Sunday 14 March 2010

Digital editions or dusty bookshelves?


My husband and I have lots in common, a love of reading, a fondness for technology and an unhealthy loyalty to the music of the 1980s among them. But while we both love music and are both obsessive bookworms, we have opposing takes on their place in our home.

Partly, I'm sure, our differing attitudes to the media we consume stems from necessity. I began acquiring a sizable book collection when I came to London to university and I've really not been home since. Actually, the family home moved at the same time I flew the coop, so there weren't really roots to return to or an attic in which my academic arsenal would fit.

Naturally, I could have bagged up my literary swag and taken it to the new family home in lieu of washing; but as part of my adult identity, the books came with me. Furniture, clothes, plants, gadgets, pictures and more have been dicarded along the way, but my book collection has always been heavily guarded and steadily grown. Some long-cherished titles have seen the insides of 15 different abodes. There are a lot of boxes of books, but I wouldn't have it any other way.

It's a similar story with my CDs and records. Most people understand the idea of music as being the soundtrack to your youth and young adulthood. I've kept all but the most disastrously scratched or obviously ill-advised.
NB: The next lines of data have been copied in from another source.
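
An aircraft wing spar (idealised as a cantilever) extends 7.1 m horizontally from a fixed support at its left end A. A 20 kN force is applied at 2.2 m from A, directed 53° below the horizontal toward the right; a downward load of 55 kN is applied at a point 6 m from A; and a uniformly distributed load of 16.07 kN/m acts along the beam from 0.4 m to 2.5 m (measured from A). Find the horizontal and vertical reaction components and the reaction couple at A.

Resultant of the distributed load: 16.07 × 2.1 = 33.747 kN at 1.45 m from A.
ΣF_x = 0: A_x + 20·cos53° = 0 → A_x = -12.04 kN.
ΣF_y = 0: A_y − 20·sin53° − 55 − 16.07·2.1 = 0 → A_y = 104.7 kN.
ΣM about A: M_A − 20·sin53°·2.2 − 55·6 − (16.07·2.1)·1.45 = 0 → M_A = 414.1 kN·m.

A_x = -12.04 kN, A_y = 104.7 kN, M_A = 414.1 kN·m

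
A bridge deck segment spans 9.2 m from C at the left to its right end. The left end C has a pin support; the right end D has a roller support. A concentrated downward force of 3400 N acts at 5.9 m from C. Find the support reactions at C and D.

Taking moments about C: D_y·9.2 − 3400·5.9 = 0 → D_y = 20060/9.2 = 2180.43 ≈ 2180 N.
ΣF_y = 0: C_y + 2180.43 − 3400 = 0 → C_y = 1220 N.
ΣF_x = 0: no horizontal applied forces, so C_x = 0.

C_x = 0, C_y = 1220 N, D_y = 2180 N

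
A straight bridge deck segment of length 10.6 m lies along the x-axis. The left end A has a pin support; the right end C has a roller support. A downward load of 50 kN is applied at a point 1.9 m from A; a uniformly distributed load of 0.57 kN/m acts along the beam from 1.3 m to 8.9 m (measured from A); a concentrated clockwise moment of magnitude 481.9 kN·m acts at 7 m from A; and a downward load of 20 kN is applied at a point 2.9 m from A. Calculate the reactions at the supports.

Resultant of the distributed load: 0.57 × 7.6 = 4.332 kN at 5.1 m from A.
Moments about A: C_y·10.6 − 50·1.9 − (0.57·7.6)·5.1 − 481.9 − 20·2.9 = 0 → C_y = 656.9932/10.6 = 61.9805 ≈ 61.98 kN.
ΣF_y = 0: A_y + 61.9805 − 50 − 0.57·7.6 − 20 = 0 → A_y = 12.35 kN.
ΣF_x = 0: no horizontal applied forces, so A_x = 0.

A_x = 0, A_y = 12.35 kN, C_y = 61.98 kN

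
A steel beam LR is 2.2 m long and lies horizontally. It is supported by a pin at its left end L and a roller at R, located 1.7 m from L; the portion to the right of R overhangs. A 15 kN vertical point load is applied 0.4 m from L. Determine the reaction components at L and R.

Taking moments about L: R_y·1.7 − 15·0.4 = 0 → R_y = 6/1.7 = 3.52941 ≈ 3.529 kN.
ΣF_y = 0: L_y + 3.52941 − 15 = 0 → L_y = 11.47 kN.
ΣF_x = 0: no horizontal applied forces, so L_x = 0.

L_x = 0, L_y = 11.47 kN, R_y = 3.529 kN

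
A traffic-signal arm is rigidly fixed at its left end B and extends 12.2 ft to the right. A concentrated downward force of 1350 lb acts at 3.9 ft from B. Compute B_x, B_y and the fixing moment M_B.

B_x = 0, B_y = 1350 lb, M_B = 5265 lb·ft

ΣF_x = 0: B_x = 0.
ΣF_y = 0: B_y − 1350 = 0 → B_y = 1350 lb.
ΣM about B: M_B − 1350·3.9 = 0 → M_B = 5265 lb·ft.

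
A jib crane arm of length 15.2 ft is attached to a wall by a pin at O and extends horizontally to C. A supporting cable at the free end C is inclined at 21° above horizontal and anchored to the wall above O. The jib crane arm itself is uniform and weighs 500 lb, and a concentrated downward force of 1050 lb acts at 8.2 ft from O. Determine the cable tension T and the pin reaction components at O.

ΣM about O: T·sin21°·15.2 − 500·7.6 − 1050·8.2 = 0 → T = 12410/(15.2·0.358368) = 2278.24 ≈ 2278 lb.
ΣF_x = 0: O_x − T·cos21° = 0 → O_x = 2278.24 × 0.93358 = 2127 lb.
ΣF_y = 0: O_y + T·sin21° − 500 − 1050 = 0 → O_y = 1550 − 2278.24 × 0.358368 = 733.6 lb.

T = 2278 lb, O_x = 2127 lb, O_y = 733.6 lb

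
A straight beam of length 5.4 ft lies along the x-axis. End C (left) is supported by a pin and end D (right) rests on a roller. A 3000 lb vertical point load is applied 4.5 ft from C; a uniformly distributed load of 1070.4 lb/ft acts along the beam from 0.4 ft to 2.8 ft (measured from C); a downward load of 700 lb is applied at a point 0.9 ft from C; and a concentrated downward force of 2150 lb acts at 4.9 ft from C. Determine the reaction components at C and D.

C_x = 0, C_y = 3090 lb, D_y = 5329 lb

Resultant of the distributed load: 1070.4 × 2.4 = 2568.96 lb at 1.6 ft from C.
ΣM about C: D_y·5.4 − 3000·4.5 − (1070.4·2.4)·1.6 − 700·0.9 − 2150·4.9 = 0 → D_y = 28775.336/5.4 = 5328.77 ≈ 5329 lb.
ΣF_y = 0: C_y + 5328.77 − 3000 − 1070.4·2.4 − 700 − 2150 = 0 → C_y = 3090 lb.
ΣF_x = 0: no horizontal applied forces, so C_x = 0.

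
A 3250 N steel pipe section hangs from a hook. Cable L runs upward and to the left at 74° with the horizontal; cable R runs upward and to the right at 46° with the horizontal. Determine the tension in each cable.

T_L = 2607 N, T_R = 1034 N

ΣF_x = 0: −T_L·cos74° + T_R·cos46° = 0 → T_R = 0.396796·T_L.
ΣF_y = 0: T_L·sin74° + T_R·sin46° = 3250.
Substitute: T_L·(0.961262 + 0.396796·0.71934) = 3250 → T_L = 2606.9 ≈ 2607 N.
Then T_R = 0.396796 × 2606.9 = 1034 N.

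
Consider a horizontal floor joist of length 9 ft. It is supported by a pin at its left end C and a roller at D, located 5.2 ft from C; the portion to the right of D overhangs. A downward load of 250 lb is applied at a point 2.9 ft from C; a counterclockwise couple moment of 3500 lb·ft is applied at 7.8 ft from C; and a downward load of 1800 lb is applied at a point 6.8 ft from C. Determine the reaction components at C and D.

C_x = 0, C_y = 229.8 lb, D_y = 1820 lb

Moments about C: D_y·5.2 − 250·2.9 + 3500 − 1800·6.8 = 0 → D_y = 9465/5.2 = 1820.19 ≈ 1820 lb.
ΣF_y = 0: C_y + 1820.19 − 250 − 1800 = 0 → C_y = 229.8 lb.
ΣF_x = 0: no horizontal applied forces, so C_x = 0.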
Mark, by contrast, got rid of his CDs and went digital a year or two before we met. He moved around a lot and travelled light enough that each change of address involved a full car boot and backseat, rather than the van I needed to hire each time.
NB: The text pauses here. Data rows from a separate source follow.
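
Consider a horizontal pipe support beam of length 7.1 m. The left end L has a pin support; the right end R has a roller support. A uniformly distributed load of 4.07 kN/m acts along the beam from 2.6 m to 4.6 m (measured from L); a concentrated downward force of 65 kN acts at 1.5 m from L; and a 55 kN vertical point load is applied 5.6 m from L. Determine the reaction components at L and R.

L_x = 0, L_y = 66.90 kN, R_y = 61.24 kN

Resultant of the distributed load: 4.07 × 2 = 8.14 kN at 3.6 m from L.
ΣM about L: R_y·7.1 − (4.07·2)·3.6 − 65·1.5 − 55·5.6 = 0 → R_y = 434.804/7.1 = 61.24 kN.
ΣF_y = 0: L_y + 61.24 − 4.07·2 − 65 − 55 = 0 → L_y = 66.90 kN.
ΣF_x = 0: no horizontal applied forces, so L_x = 0.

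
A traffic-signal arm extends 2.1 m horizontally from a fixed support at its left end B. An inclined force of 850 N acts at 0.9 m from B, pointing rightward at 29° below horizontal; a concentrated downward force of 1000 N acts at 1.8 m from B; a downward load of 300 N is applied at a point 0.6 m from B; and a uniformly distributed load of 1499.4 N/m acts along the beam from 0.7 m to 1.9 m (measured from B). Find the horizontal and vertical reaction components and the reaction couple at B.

Resultant of the distributed load: 1499.4 × 1.2 = 1799.28 N at 1.3 m from B.
ΣF_x = 0: B_x + 850·cos29° = 0 → B_x = -743.4 N.
ΣF_y = 0: B_y − 850·sin29° − 1000 − 300 − 1499.4·1.2 = 0 → B_y = 3511 N.
ΣM about B: M_B − 850·sin29°·0.9 − 1000·1.8 − 300·0.6 − (1499.4·1.2)·1.3 = 0 → M_B = 4690 N·m.

B_x = -743.4 N, B_y = 3511 N, M_B = 4690 N·m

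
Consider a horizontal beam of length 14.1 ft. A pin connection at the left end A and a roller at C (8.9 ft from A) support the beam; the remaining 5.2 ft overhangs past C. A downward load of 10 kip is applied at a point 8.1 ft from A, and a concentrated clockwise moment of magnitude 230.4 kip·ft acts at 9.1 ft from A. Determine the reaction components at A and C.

Moments about A: C_y·8.9 − 10·8.1 − 230.4 = 0 → C_y = 311.4/8.9 = 34.9888 ≈ 34.99 kip.
ΣF_y = 0: A_y + 34.9888 − 10 = 0 → A_y = -24.99 kip.
ΣF_x = 0: no horizontal applied forces, so A_x = 0.

A_x = 0, A_y = -24.99 kip, C_y = 34.99 kip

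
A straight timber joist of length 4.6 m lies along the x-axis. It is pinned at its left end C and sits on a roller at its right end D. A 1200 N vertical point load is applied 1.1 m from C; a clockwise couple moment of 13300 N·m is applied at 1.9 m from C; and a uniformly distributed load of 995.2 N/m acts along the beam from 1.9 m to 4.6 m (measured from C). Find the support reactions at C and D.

C_x = 0, C_y = -1190 N, D_y = 5077 N

Resultant of the distributed load: 995.2 × 2.7 = 2687.04 N at 3.25 m from C.
ΣM about C: D_y·4.6 − 1200·1.1 − 13300 − (995.2·2.7)·3.25 = 0 → D_y = 23352.88/4.6 = 5076.71 ≈ 5077 N.
ΣF_y = 0: C_y + 5076.71 − 1200 − 995.2·2.7 = 0 → C_y = -1190 N.
ΣF_x = 0: no horizontal applied forces, so C_x = 0.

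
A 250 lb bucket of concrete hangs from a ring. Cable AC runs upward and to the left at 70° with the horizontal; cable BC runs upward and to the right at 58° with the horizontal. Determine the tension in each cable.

ΣF_x = 0: −T_AC·cos70° + T_BC·cos58° = 0 → T_BC = 0.645419·T_AC.
ΣF_y = 0: T_AC·sin70° + T_BC·sin58° = 250.
Substitute: T_AC·(0.939693 + 0.645419·0.848048) = 250 → T_AC = 168.119 ≈ 168.1 lb.
Then T_BC = 0.645419 × 168.119 = 108.5 lb.

T_AC = 168.1 lb, T_BC = 108.5 lb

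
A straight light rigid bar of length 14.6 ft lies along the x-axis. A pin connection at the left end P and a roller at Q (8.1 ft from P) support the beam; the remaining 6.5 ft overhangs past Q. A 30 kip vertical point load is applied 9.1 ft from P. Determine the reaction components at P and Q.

ΣM about P: Q_y·8.1 − 30·9.1 = 0 → Q_y = 273/8.1 = 33.7037 ≈ 33.70 kip.
ΣF_y = 0: P_y + 33.7037 − 30 = 0 → P_y = -3.704 kip.
ΣF_x = 0: no horizontal applied forces, so P_x = 0.

P_x = 0, P_y = -3.704 kip, Q_y = 33.70 kip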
When we moved in together he had an iPod or three and a couple of shiny Macs which he used to house his entire musical history. As far as I can tell, this sort of suits him - and means it's my musical idols that end up getting played on the in-car CD player on long car journeys.

He had - and still has - hundreds of books. But I worry about the digitising effect.

The one big, expensive-but-worth-it plan for the home we've managed to buy ourselves is a wall of books. An expandable shelving setup that fulfills and - at first at least - exceeds our needs. If it grows from a wall of books to become a fully-fledged library, we've even discussed getting a scoot-along ladder for the tomes we couldn't otherwise reach.

The e-book seduction has set in though. As a gadget journalist like me, Mark has had his paws on Sony Readers of every type, BeBook Readers and Cool-ERs and the highly covetable Amazon Kindle. He still drools over the Plastic Logic Que prototype we had a very early peek at more than a year ago. An Apple iPad has already been preordered.

None of this bothered me in the least. His side of the bed is still a jealously guarded assortment of 'boy things' and a teetering tower of on-the-go novels and graphic novels, science and programming books. He's not digitised it all yet. But a recent chat with colleagues suggested a change was in the air: did I detect a wishful sigh in response to the idea that we forget the idea of bookcases as they will soon all be digital anyway? Am I right to panic?

A year ago I ruthlessly threw out my old cassette tapes. Not just the bargain compilations I picked up from Our Price and Woolies, but the ones I played over and over and the ones I made myself. I'm still kicking myself for doing so. Logic - and my friends - said I should get rid of them as I still hadn't got round to taping them to MP3. I would have done eventually. Probably.

It's simple: I'll just have to make sure we never move house again.